Newcastle Üniversitesi bünyesinde çalışmalarını sürdürmekte olan atmosfer bilimci Dr. Abdullah Kahraman, aynı üniversitede çalışmakta olan diğer …
Newcastle Üniversitesi bünyesinde çalışmalarını sürdürmekte olan atmosfer bilimci Dr. Abdullah Kahraman, aynı üniversitede çalışmakta olan diğer bilim insanlarıyla önemli bir çalışma gerçekleştirdi. Süper bilgisayarlar kullanarak iklim değişikliğinin gezegenimiz üzerindeki etkilerini inceleyen bilim insanları, 2100 yılına geldiğimizde Avrupa’nın bugünkü halinden çok uzakta olacağını tespit ettiler.
Kahraman’ın liderliğindeki çalışmaya göre 2100 yılına geldiğimizde, Avrupa’da yaşanan şiddetli yağmur fırtınaları şimdikinden kat be kat fazla olacak.

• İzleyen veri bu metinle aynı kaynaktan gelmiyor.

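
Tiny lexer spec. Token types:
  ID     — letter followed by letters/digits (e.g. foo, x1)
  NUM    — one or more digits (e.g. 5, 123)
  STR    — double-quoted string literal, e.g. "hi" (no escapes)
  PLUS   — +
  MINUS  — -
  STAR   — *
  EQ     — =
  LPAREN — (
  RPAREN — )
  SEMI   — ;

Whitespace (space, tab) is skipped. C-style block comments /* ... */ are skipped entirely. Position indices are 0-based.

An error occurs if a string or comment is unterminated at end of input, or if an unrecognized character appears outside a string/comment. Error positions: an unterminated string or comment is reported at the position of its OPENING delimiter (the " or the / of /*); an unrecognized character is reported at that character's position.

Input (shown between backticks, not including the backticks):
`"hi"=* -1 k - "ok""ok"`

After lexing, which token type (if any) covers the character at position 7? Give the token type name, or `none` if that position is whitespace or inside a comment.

pos=0: enter STRING mode
pos=0: emit STR "hi" (now at pos=4)
pos=4: emit EQ '='
pos=5: emit STAR '*'
pos=7: emit MINUS '-'
pos=8: emit NUM '1' (now at pos=9)
pos=10: emit ID 'k' (now at pos=11)
pos=12: emit MINUS '-'
pos=14: enter STRING mode
pos=14: emit STR "ok" (now at pos=18)
pos=18: enter STRING mode
pos=18: emit STR "ok" (now at pos=22)
DONE. 9 tokens: [STR, EQ, STAR, MINUS, NUM, ID, MINUS, STR, STR]
Position 7: char is '-' -> MINUS

Answer: MINUS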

Uzmanlar, havanın giderek nemleneceğini, bulutların ise daha yavaş hareket etmeye başlayacağını, bunun doğal bir sonucu olarak da karaya düşen yağışın 14 kat artacağını belirtiyorlar. Hareketli bulutların yol açacağı ekstreme düzeydeki yağışların 7 kat artacağını tespit eden uzmanlara göre hareketsiz bulutların bırakacağı ekstreme yağış miktarı ise 11 katına çıkacak. Özetle Avrupa, can ve mal kayıplarına yol açan afetlerle daha sık yüzleşecek.

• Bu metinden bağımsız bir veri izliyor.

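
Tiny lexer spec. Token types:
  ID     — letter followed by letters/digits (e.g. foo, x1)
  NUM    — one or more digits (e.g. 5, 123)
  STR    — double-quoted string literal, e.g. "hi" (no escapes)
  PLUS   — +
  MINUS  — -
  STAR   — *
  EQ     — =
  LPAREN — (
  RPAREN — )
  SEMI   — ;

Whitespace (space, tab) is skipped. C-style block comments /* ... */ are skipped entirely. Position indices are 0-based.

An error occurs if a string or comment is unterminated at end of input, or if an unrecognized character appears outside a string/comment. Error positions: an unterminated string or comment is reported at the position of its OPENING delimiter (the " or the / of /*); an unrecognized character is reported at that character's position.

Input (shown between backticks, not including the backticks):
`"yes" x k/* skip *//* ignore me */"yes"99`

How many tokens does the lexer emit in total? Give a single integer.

pos=0: enter STRING mode
pos=0: emit STR "yes" (now at pos=5)
pos=6: emit ID 'x' (now at pos=7)
pos=8: emit ID 'k' (now at pos=9)
pos=9: enter COMMENT mode (saw '/*')
exit COMMENT mode (now at pos=19)
pos=19: enter COMMENT mode (saw '/*')
exit COMMENT mode (now at pos=34)
pos=34: enter STRING mode
pos=34: emit STR "yes" (now at pos=39)
pos=39: emit NUM '99' (now at pos=41)
DONE. 5 tokens: [STR, ID, ID, STR, NUM]

Answer: 5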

Türkiye’yi bekleyen büyük kuraklık ve su kıtlığı tehlikesi
Anadolu Ajansı’na konuşan Dr. Abdullah Kahraman’a göre Türkiye’yi de hiç iyi bir gelecek beklemiyor. Yaptıkları hesaplamalara göre Türkiye’yi de içine alan Akdeniz ikliminin 2100 yılında çok ciddi kuraklıklara yol açacağını ifade eden bilim insanı, özellikle de batı ve Akdeniz’e kıyısı olan bölgelerde bugünkünden kat be kat fazla seviyede kuraklık yaşanacak. Kahraman’a göre bu bölgelerde yaz ve sonbahar yağmurları, çok ciddi oranda düşecek. Bu durum, su kıtlığına yol açacak
Dr. Abdullah Kahraman, Avrupa’yı etkileyecek ani ve yüksek miktardaki yağışların Türkiye’yi de etkileyeceğini belirtiyor. Bilim insanına göre Avrupa genelinde etkili olacak ani ve şiddetli yağışlar, Türkiye’de de pek çok bölgeyi etkileyecek. Ancak bu tip yağışların kuraklığı engellemede işe yaramayacağını söyleyen Kahraman, bu iki kavramın zıt şeyler gibi görünüyor olmasına rağmen aslında böyle bir şeyin olmadığını ifade ediyor. Yani bir bölgede sel felaketi yaşansa bile o bölgenin kurak olma ihtimali bulunuyor.